The 1997 International Franciscan Conference-Third Order Regular in Assisi, Italy, articulated a goal to promote inter-religious dialogue through companion relationships between Franciscan congregations so as to move toward global communion. It was in this context that doors opened between the USA Franciscans and the African Franciscans. The relationship since that time demonstrated a spirit of mutuality, friendship, and cross-cultural understanding that recognized the struggle of women religious to break barriers that sometimes prevent full realization of their potential for identity, mission, and utilization (stewardship) of resources.
The past 19 years have demonstrated a working model for women religious who may be seeking to establish meaningful relationships with their counterparts in the developing world.
“Leading with Prophetic Hope” was a project which provided a program schema that took this relationship to a new level of organizational growth and development.

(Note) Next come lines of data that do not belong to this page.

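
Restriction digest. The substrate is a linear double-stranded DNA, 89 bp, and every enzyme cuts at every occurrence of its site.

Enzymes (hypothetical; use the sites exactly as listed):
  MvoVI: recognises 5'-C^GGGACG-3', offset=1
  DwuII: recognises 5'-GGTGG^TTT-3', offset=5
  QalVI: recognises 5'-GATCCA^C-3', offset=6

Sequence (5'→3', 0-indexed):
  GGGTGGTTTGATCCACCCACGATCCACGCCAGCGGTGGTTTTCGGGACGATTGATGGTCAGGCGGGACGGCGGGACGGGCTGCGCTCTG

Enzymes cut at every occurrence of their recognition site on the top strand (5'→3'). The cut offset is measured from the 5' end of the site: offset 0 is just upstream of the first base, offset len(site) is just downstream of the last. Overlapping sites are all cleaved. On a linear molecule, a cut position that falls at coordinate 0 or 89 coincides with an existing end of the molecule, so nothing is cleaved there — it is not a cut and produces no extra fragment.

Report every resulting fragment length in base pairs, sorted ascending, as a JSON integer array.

Site scan:
  MvoVI CGGGACG/1: at [42, 62, 70] ⇒ [43, 63, 71]
  DwuII GGTGGTTT/5: at [1, 33] ⇒ [6, 38]
  QalVI GATCCAC/6: at [9, 20] ⇒ [15, 26]

Pooled cuts: [6, 15, 26, 38, 43, 63, 71]

Fragments:
  [0,6): 6 bp
  [6,15): 9 bp
  [15,26): 11 bp
  [26,38): 12 bp
  [38,43): 5 bp
  [43,63): 20 bp
  [63,71): 8 bp
  [71,89): 18 bp

[5,6,8,9,11,12,18,20]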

It opened up new avenues of transparency with the implementation of congregation-wide organizational awareness and accountability, capacity building through advanced educational achievement, and implementing the steps needed for the desired evolution for coming of age in the 21st century for an African-based congregation of women religious.
The primary population served by this project was the Province of the Tertiary Sisters of St. Francis (TSSF) of Cameroon with missions in 11 dioceses and four other African countries (the Central African Republic, Nigeria, Congo, and Morocco). The secondary population included the entire congregation of the Tertiary Sisters of St. Francis with its Generalate in Rome, Italy, the Brixen-Italy Province, the Hall-Austria Province, and the TSSF Region of Bolivia. Tertiary populations served were other congregations of women religious in Cameroon and all the people they serve through their ministries in Cameroon and other African countries.